Now keep the mix at a gentle bubble, stirring regularly to stop it from sticking or boiling over, until it shows the usual signs of gelling. This could take an hour, or even two. How long depends on the pectin content of the fruit, on the amount of sugar you use (more sugar, less boiling, as a rule) and on the time and effort you put into ‘milking’ pectin from your jelly bag, as those slimy gloopy drops contain the precious gelling agent that will do the trick for you.

You’ll know when it’s done when your sugar thermometre reaches 103° (one degree less, more or less, for each 100m above sea level) or when, if you dribble some hot liquid on to a saucer and let it cool right down, the beautiful amber gel forms a slightly crinkly skin as you draw a finger through it. Purists keep a pile of saucers in the fridge for this purpose, to make cooling and testing a speedier affair. I can’t be bothered, and my decision to call the marmalade ready is educated-guess work. Beware though that if you over-cook it, the marmalade will set to a soft sticky toffee once it has cooled down in its jars: absolutely delicious, but not necessarily the consistency you were expecting.

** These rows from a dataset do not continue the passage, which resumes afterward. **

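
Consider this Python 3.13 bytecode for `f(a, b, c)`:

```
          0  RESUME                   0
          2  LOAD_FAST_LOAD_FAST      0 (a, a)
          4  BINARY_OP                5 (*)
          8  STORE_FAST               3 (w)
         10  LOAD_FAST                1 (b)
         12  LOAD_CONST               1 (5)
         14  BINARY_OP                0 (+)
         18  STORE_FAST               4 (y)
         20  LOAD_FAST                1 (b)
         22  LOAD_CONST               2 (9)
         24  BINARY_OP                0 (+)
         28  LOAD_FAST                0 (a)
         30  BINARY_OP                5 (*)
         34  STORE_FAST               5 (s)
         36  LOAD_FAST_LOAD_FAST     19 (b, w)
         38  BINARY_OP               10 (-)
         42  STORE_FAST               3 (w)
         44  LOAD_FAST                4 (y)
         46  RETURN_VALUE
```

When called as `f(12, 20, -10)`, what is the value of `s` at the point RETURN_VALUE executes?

LOAD_FAST_LOAD_FAST a,a → push 12,12. Stack: [12, 12]
BINARY_OP * → 12 * 12 = 144. Stack: [144]
STORE_FAST w → w=144. Stack: []
LOAD_FAST b → push 20. Stack: [20]
LOAD_CONST → push 5. Stack: [20, 5]
BINARY_OP + → 20 + 5 = 25. Stack: [25]
STORE_FAST y → y=25. Stack: []
LOAD_FAST b → push 20. Stack: [20]
LOAD_CONST → push 9. Stack: [20, 9]
BINARY_OP + → 20 + 9 = 29. Stack: [29]
LOAD_FAST a → push 12. Stack: [29, 12]
BINARY_OP * → 29 * 12 = 348. Stack: [348]
STORE_FAST s → s=348. Stack: []
LOAD_FAST_LOAD_FAST b,w → push 20,144. Stack: [20, 144]
BINARY_OP - → 20 - 144 = -124. Stack: [-124]
STORE_FAST w → w=-124. Stack: []
LOAD_FAST y → push 25. Stack: [25]
RETURN_VALUE → return 25.

348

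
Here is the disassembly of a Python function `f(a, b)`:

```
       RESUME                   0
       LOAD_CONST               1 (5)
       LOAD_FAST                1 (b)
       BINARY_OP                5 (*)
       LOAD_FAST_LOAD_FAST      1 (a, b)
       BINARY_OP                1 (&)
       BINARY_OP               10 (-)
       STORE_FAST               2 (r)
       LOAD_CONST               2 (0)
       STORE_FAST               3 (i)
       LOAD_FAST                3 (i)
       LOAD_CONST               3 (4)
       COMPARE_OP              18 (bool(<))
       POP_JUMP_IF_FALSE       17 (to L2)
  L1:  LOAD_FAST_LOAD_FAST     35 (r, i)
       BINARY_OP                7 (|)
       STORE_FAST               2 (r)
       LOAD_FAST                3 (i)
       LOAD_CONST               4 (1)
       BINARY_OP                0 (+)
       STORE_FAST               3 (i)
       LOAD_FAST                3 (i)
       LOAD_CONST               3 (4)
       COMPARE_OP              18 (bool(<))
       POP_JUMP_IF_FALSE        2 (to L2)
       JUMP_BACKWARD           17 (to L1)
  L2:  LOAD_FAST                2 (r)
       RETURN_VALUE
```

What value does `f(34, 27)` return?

135

LOAD_CONST → push 5. Stack: [5]
LOAD_FAST b → push 27. Stack: [5, 27]
BINARY_OP * → 5 * 27 = 135. Stack: [135]
LOAD_FAST_LOAD_FAST a,b → push 34,27. Stack: [135, 34, 27]
BINARY_OP & → 34 & 27 = 2. Stack: [135, 2]
BINARY_OP - → 135 - 2 = 133. Stack: [133]
STORE_FAST r → r=133. Stack: []
LOAD_CONST → push 0. Stack: [0]
STORE_FAST i → i=0. Stack: []
LOAD_FAST i → push 0. Stack: [0]
LOAD_CONST → push 4. Stack: [0, 4]
COMPARE_OP bool(<) → 0 vs 4 = True. Stack: [True]
POP_JUMP_IF_FALSE → pop True; no jump. Stack: []
LOAD_FAST_LOAD_FAST r,i → push 133,0. Stack: [133, 0]
BINARY_OP | → 133 | 0 = 133. Stack: [133]
STORE_FAST r → r=133. Stack: []
LOAD_FAST i → push 0. Stack: [0]
LOAD_CONST → push 1. Stack: [0, 1]
BINARY_OP + → 0 + 1 = 1. Stack: [1]
STORE_FAST i → i=1. Stack: []
LOAD_FAST i → push 1. Stack: [1]
LOAD_CONST → push 4. Stack: [1, 4]
COMPARE_OP bool(<) → 1 vs 4 = True. Stack: [True]
POP_JUMP_IF_FALSE → pop True; no jump. Stack: []
LOAD_FAST_LOAD_FAST r,i → push 133,1. Stack: [133, 1]
BINARY_OP | → 133 | 1 = 133. Stack: [133]
STORE_FAST r → r=133. Stack: []
LOAD_FAST i → push 1. Stack: [1]
LOAD_CONST → push 1. Stack: [1, 1]
BINARY_OP + → 1 + 1 = 2. Stack: [2]
STORE_FAST i → i=2. Stack: []
LOAD_FAST i → push 2. Stack: [2]
LOAD_CONST → push 4. Stack: [2, 4]
COMPARE_OP bool(<) → 2 vs 4 = True. Stack: [True]
POP_JUMP_IF_FALSE → pop True; no jump. Stack: []
LOAD_FAST_LOAD_FAST r,i → push 133,2. Stack: [133, 2]
BINARY_OP | → 133 | 2 = 135. Stack: [135]
STORE_FAST r → r=135. Stack: []
LOAD_FAST i → push 2. Stack: [2]
LOAD_CONST → push 1. Stack: [2, 1]
BINARY_OP + → 2 + 1 = 3. Stack: [3]
STORE_FAST i → i=3. Stack: []
LOAD_FAST i → push 3. Stack: [3]
LOAD_CONST → push 4. Stack: [3, 4]
COMPARE_OP bool(<) → 3 vs 4 = True. Stack: [True]
POP_JUMP_IF_FALSE → pop True; no jump. Stack: []
LOAD_FAST_LOAD_FAST r,i → push 135,3. Stack: [135, 3]
BINARY_OP | → 135 | 3 = 135. Stack: [135]
STORE_FAST r → r=135. Stack: []
LOAD_FAST i → push 3. Stack: [3]
LOAD_CONST → push 1. Stack: [3, 1]
BINARY_OP + → 3 + 1 = 4. Stack: [4]
STORE_FAST i → i=4. Stack: []
LOAD_FAST i → push 4. Stack: [4]
LOAD_CONST → push 4. Stack: [4, 4]
COMPARE_OP bool(<) → 4 vs 4 = False. Stack: [False]
POP_JUMP_IF_FALSE → pop False; jump. Stack: []
LOAD_FAST r → push 135. Stack: [135]
RETURN_VALUE → return 135.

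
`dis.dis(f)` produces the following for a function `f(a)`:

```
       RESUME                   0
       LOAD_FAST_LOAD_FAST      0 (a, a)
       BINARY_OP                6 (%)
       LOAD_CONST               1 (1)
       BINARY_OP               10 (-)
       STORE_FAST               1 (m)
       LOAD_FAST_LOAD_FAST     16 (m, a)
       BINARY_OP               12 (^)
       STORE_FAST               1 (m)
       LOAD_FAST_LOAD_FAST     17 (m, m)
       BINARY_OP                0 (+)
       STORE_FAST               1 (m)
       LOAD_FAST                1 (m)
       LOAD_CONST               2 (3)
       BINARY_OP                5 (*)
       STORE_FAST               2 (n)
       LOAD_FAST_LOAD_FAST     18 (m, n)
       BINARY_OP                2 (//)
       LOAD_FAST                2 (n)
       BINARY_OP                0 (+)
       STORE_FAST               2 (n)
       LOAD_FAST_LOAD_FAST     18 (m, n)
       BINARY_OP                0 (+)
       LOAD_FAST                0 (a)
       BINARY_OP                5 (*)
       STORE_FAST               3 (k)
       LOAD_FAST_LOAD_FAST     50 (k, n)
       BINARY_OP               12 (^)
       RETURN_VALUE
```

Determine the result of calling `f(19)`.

2984

LOAD_FAST_LOAD_FAST a,a → push 19,19. Stack: [19, 19]
BINARY_OP % → 19 % 19 = 0. Stack: [0]
LOAD_CONST → push 1. Stack: [0, 1]
BINARY_OP - → 0 - 1 = -1. Stack: [-1]
STORE_FAST m → m=-1. Stack: []
LOAD_FAST_LOAD_FAST m,a → push -1,19. Stack: [-1, 19]
BINARY_OP ^ → -1 ^ 19 = -20. Stack: [-20]
STORE_FAST m → m=-20. Stack: []
LOAD_FAST_LOAD_FAST m,m → push -20,-20. Stack: [-20, -20]
BINARY_OP + → -20 + -20 = -40. Stack: [-40]
STORE_FAST m → m=-40. Stack: []
LOAD_FAST m → push -40. Stack: [-40]
LOAD_CONST → push 3. Stack: [-40, 3]
BINARY_OP * → -40 * 3 = -120. Stack: [-120]
STORE_FAST n → n=-120. Stack: []
LOAD_FAST_LOAD_FAST m,n → push -40,-120. Stack: [-40, -120]
BINARY_OP // → -40 // -120 = 0. Stack: [0]
LOAD_FAST n → push -120. Stack: [0, -120]
BINARY_OP + → 0 + -120 = -120. Stack: [-120]
STORE_FAST n → n=-120. Stack: []
LOAD_FAST_LOAD_FAST m,n → push -40,-120. Stack: [-40, -120]
BINARY_OP + → -40 + -120 = -160. Stack: [-160]
LOAD_FAST a → push 19. Stack: [-160, 19]
BINARY_OP * → -160 * 19 = -3040. Stack: [-3040]
STORE_FAST k → k=-3040. Stack: []
LOAD_FAST_LOAD_FAST k,n → push -3040,-120. Stack: [-3040, -120]
BINARY_OP ^ → -3040 ^ -120 = 2984. Stack: [2984]
RETURN_VALUE → return 2984.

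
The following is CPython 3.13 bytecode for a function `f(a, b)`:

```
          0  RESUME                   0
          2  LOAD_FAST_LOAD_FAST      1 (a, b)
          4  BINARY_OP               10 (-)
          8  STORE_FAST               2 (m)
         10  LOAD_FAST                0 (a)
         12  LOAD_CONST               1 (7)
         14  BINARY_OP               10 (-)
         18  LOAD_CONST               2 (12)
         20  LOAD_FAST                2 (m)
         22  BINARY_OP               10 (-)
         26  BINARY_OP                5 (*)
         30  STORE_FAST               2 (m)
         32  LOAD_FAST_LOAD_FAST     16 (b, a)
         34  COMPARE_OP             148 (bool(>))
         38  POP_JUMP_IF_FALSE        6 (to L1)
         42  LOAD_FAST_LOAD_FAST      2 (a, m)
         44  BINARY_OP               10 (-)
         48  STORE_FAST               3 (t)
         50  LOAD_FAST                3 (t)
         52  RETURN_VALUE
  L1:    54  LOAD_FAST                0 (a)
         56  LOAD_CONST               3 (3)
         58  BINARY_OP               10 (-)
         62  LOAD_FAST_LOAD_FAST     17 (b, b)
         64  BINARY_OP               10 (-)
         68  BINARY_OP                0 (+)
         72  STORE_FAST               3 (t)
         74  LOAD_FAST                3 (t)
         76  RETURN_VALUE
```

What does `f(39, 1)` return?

36

LOAD_FAST_LOAD_FAST a,b → push 39,1. Stack: [39, 1]
BINARY_OP - → 39 - 1 = 38. Stack: [38]
STORE_FAST m → m=38. Stack: []
LOAD_FAST a → push 39. Stack: [39]
LOAD_CONST → push 7. Stack: [39, 7]
BINARY_OP - → 39 - 7 = 32. Stack: [32]
LOAD_CONST → push 12. Stack: [32, 12]
LOAD_FAST m → push 38. Stack: [32, 12, 38]
BINARY_OP - → 12 - 38 = -26. Stack: [32, -26]
BINARY_OP * → 32 * -26 = -832. Stack: [-832]
STORE_FAST m → m=-832. Stack: []
LOAD_FAST_LOAD_FAST b,a → push 1,39. Stack: [1, 39]
COMPARE_OP bool(>) → 1 vs 39 = False. Stack: [False]
POP_JUMP_IF_FALSE → pop False; jump. Stack: []
LOAD_FAST a → push 39. Stack: [39]
LOAD_CONST → push 3. Stack: [39, 3]
BINARY_OP - → 39 - 3 = 36. Stack: [36]
LOAD_FAST_LOAD_FAST b,b → push 1,1. Stack: [36, 1, 1]
BINARY_OP - → 1 - 1 = 0. Stack: [36, 0]
BINARY_OP + → 36 + 0 = 36. Stack: [36]
STORE_FAST t → t=36. Stack: []
LOAD_FAST t → push 36. Stack: [36]
RETURN_VALUE → return 36.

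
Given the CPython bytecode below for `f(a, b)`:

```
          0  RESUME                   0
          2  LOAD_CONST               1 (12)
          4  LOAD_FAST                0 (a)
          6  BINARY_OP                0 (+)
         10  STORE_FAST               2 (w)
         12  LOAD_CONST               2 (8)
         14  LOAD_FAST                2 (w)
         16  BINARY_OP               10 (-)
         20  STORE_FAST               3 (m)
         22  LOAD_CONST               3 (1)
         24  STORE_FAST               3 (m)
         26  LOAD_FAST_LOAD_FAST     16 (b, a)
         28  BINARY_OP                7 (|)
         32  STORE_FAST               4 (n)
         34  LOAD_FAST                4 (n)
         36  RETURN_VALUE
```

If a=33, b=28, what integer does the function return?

61

LOAD_CONST → push 12. Stack: [12]
LOAD_FAST a → push 33. Stack: [12, 33]
BINARY_OP + → 12 + 33 = 45. Stack: [45]
STORE_FAST w → w=45. Stack: []
LOAD_CONST → push 8. Stack: [8]
LOAD_FAST w → push 45. Stack: [8, 45]
BINARY_OP - → 8 - 45 = -37. Stack: [-37]
STORE_FAST m → m=-37. Stack: []
LOAD_CONST → push 1. Stack: [1]
STORE_FAST m → m=1. Stack: []
LOAD_FAST_LOAD_FAST b,a → push 28,33. Stack: [28, 33]
BINARY_OP | → 28 | 33 = 61. Stack: [61]
STORE_FAST n → n=61. Stack: []
LOAD_FAST n → push 61. Stack: [61]
RETURN_VALUE → return 61.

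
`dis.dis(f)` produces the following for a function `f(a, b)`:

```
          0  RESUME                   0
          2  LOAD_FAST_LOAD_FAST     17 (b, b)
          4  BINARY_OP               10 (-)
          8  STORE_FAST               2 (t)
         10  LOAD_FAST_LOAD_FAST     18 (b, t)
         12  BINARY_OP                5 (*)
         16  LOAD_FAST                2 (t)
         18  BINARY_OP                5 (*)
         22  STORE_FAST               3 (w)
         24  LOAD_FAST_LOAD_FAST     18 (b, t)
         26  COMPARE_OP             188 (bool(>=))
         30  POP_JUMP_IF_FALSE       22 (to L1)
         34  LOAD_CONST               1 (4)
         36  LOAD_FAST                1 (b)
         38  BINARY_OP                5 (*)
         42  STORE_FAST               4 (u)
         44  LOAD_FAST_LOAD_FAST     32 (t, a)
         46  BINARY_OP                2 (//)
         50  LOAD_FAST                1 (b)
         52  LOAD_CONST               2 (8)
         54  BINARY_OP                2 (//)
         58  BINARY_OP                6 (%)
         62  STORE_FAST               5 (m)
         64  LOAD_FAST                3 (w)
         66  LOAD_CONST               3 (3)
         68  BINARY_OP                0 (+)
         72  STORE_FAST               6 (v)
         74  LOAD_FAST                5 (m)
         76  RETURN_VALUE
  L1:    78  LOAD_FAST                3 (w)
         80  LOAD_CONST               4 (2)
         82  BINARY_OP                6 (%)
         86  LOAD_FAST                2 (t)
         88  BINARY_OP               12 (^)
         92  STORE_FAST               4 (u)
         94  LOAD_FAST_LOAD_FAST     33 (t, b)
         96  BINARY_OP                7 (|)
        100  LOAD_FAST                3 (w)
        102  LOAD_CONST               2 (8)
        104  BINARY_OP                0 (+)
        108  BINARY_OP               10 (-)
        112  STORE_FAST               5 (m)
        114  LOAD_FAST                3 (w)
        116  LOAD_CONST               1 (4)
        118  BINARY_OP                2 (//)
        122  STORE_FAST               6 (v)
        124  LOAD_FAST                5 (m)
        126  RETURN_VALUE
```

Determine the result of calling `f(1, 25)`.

0

LOAD_FAST_LOAD_FAST b,b → push 25,25. Stack: [25, 25]
BINARY_OP - → 25 - 25 = 0. Stack: [0]
STORE_FAST t → t=0. Stack: []
LOAD_FAST_LOAD_FAST b,t → push 25,0. Stack: [25, 0]
BINARY_OP * → 25 * 0 = 0. Stack: [0]
LOAD_FAST t → push 0. Stack: [0, 0]
BINARY_OP * → 0 * 0 = 0. Stack: [0]
STORE_FAST w → w=0. Stack: []
LOAD_FAST_LOAD_FAST b,t → push 25,0. Stack: [25, 0]
COMPARE_OP bool(>=) → 25 vs 0 = True. Stack: [True]
POP_JUMP_IF_FALSE → pop True; no jump. Stack: []
LOAD_CONST → push 4. Stack: [4]
LOAD_FAST b → push 25. Stack: [4, 25]
BINARY_OP * → 4 * 25 = 100. Stack: [100]
STORE_FAST u → u=100. Stack: []
LOAD_FAST_LOAD_FAST t,a → push 0,1. Stack: [0, 1]
BINARY_OP // → 0 // 1 = 0. Stack: [0]
LOAD_FAST b → push 25. Stack: [0, 25]
LOAD_CONST → push 8. Stack: [0, 25, 8]
BINARY_OP // → 25 // 8 = 3. Stack: [0, 3]
BINARY_OP % → 0 % 3 = 0. Stack: [0]
STORE_FAST m → m=0. Stack: []
LOAD_FAST w → push 0. Stack: [0]
LOAD_CONST → push 3. Stack: [0, 3]
BINARY_OP + → 0 + 3 = 3. Stack: [3]
STORE_FAST v → v=3. Stack: []
LOAD_FAST m → push 0. Stack: [0]
RETURN_VALUE → return 0.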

There are instructions for sterilising jars here. When it’s ready, leave the marmalade mix to sit for five minutes or so, in order to minimize the risk of cracking jars with this ultra-boiling liquid, then spoon it into the hot, sterilised containers, up to about 1cm or slightly less from the top, and put the sterilised lids on tightly straight away. Never fiddle with the lids once the cooling-down process begins: the vacuum seal that forms inside between marmalade and lid will preserve the jam for months – even years… though chances are, it’ll be eaten long before you can test this theory.